Joshua Price
Brigham Young University
Talk Title
Protein Redesign Using Fine-Tuned ProtBert Masked Language Models
Presentation Time
SESSION 13: NEW FRONTIERS IN COMPUTATIONAL PEPTIDE DESIGN PART 2
Thursday, June 29, 2023, at 10:50 am - 11:10 am
Machine learning language models have mastered human dialect; models like GPT-2, GPT-3, and the ChatGPT can write sophisticated realistic responses to simple prompts. Other models like BERT can classify text in useful ways for computational and machine-learning work.
Based on the hypothesis that a sequence of amino acids, AAs, can be interpreted like written language, specialized models have been developed for protein-specific tasks. For example, the ProtBERT masked language model, MLM, was trained on protein sequences in the UniProt and BFD databases for "fill-in-the-blank" tasks. Given an input AA sequence, ProtBERT will deterministically replace one AA with one of other canonical AAs based on features extracted from its training data and on context clues from the surrounding sequence. Its current strength is the ad lib "hallucination" of new protein sequences, which are predicted to share many features of known proteins and to explore new areas of sequence space. However, ProtBERT is not currently able to generate a protein with a specified secondary/tertiary structure or function.

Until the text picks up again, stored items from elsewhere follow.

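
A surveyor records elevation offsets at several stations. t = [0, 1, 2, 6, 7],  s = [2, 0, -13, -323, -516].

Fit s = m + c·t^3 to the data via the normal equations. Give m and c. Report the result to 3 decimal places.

m = 1.006, c = -1.505

With design matrix A, AᵀA = [[5, 568]; [568, 164370]] and Aᵀs = [-850, -246860]ᵀ.
Eliminating c: 164370·(row 1) − 568·(row 2) gives 499226·m = 164370·(-850) − 568·(-246860) = 501980, so m = 250990/249613.
Then c = ((-246860) − 568·(250990/249613))/164370 = -375750/249613.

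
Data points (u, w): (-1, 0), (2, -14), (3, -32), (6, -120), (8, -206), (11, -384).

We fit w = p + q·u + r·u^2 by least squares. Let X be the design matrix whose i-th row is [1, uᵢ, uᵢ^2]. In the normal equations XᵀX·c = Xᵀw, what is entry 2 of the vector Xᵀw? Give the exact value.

-6716

Entry 2 ↔ basis u, so (Xᵀw)_{2} = Σᵢ (u)·wᵢ = (-1)·(0) + (2)·(-14) + (3)·(-32) + (6)·(-120) + (8)·(-206) + (11)·(-384) = -6716.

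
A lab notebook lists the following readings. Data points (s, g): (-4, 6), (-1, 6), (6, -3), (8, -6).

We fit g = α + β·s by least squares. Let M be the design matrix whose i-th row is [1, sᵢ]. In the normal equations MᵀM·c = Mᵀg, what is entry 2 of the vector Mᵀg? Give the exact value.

Entry 2 ↔ basis s, so (Mᵀg)_{2} = Σᵢ (s)·gᵢ = (-4)·(6) + (-1)·(6) + (6)·(-3) + (8)·(-6) = -96.

-96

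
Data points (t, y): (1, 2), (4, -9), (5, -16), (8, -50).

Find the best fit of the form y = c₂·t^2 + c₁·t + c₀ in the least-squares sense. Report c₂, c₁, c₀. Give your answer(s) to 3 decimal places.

c₂ = -0.958, c₁ = 1.205, c₀ = 1.723

With design matrix M, MᵀM = [[4978, 702, 106]; [702, 106, 18]; [106, 18, 4]] and Mᵀy = [-3742, -514, -73]ᵀ.
Solving the 3×3 system (Gaussian elimination) gives c₂ = -23/24, c₁ = 241/200, c₀ = 517/300.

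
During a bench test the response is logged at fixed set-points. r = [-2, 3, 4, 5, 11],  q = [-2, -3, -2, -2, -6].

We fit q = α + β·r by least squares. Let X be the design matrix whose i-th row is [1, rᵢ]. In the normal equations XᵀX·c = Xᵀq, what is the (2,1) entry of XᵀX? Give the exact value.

21

Row 2 ↔ basis r, column 1 ↔ basis 1, so (XᵀX)_{2,1} = Σᵢ r = (-2)·(1) + (3)·(1) + (4)·(1) + (5)·(1) + (11)·(1) = 21.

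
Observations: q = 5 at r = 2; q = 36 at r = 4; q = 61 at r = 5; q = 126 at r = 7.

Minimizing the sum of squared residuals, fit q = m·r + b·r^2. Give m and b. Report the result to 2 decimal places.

m = -3.08, b = 3.02

Setting ∂/∂m … = 0 gives: 94·m + 540·b = 1341;  540·m + 3298·b = 8295.
(Σr·r = 94, Σr·r^2 = 540, Σr^2·r^2 = 3298, Σr·q = 1341, Σr^2·q = 8295.)
det = 94·3298 − 540² = 18412.
m = (1341·3298 − 540·8295)/18412 = -28341/9206; b = (94·8295 − 540·1341)/18412 = 27795/9206.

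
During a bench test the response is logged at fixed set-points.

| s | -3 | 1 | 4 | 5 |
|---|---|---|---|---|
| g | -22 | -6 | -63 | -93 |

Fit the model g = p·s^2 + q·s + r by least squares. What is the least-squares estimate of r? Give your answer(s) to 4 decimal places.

Compute the Gram sums: Σs^2·s^2 = 963, Σs^2·s = 163, Σs^2 = 51, Σs·s = 51, Σs = 7, Σ1 = 4.
Moment sums: Σs^2·g = -3537, Σs·g = -657, Σg = -184.
AᵀA·[p, q, r]ᵀ = Aᵀg becomes [[963, 163, 51]; [163, 51, 7]; [51, 7, 4]]·[p, q, r]ᵀ = [-3537, -657, -184]ᵀ.
Row-reducing yields p = -4289/1336, q = -3387/1336, r = -211/334.

r = -0.6317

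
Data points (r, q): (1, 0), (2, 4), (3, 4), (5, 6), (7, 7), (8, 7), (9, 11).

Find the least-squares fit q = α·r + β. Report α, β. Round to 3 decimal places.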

We have fine-tuned ProtBERT by training it on selected subsections of the PDB with a characteristic secondary structure. The resulting specialized models, αProtBERT and βProtBERT, reliably generate α-helices and β-sheets, respectively, and should be useful for redesigning selected regions of a protein while accounting for specific context-clues within the surrounding constant sequences, a skill that would be essential for redesigning proteins that have active sites, binding interfaces, or consensus sequences a user does not wish to disturb.
The interests of the Price Research Lab include bioorganic chemistry, protein folding and structure, protein glycosylation's energetic and structural effects, and the design of novel proteins using unnatural amino acids.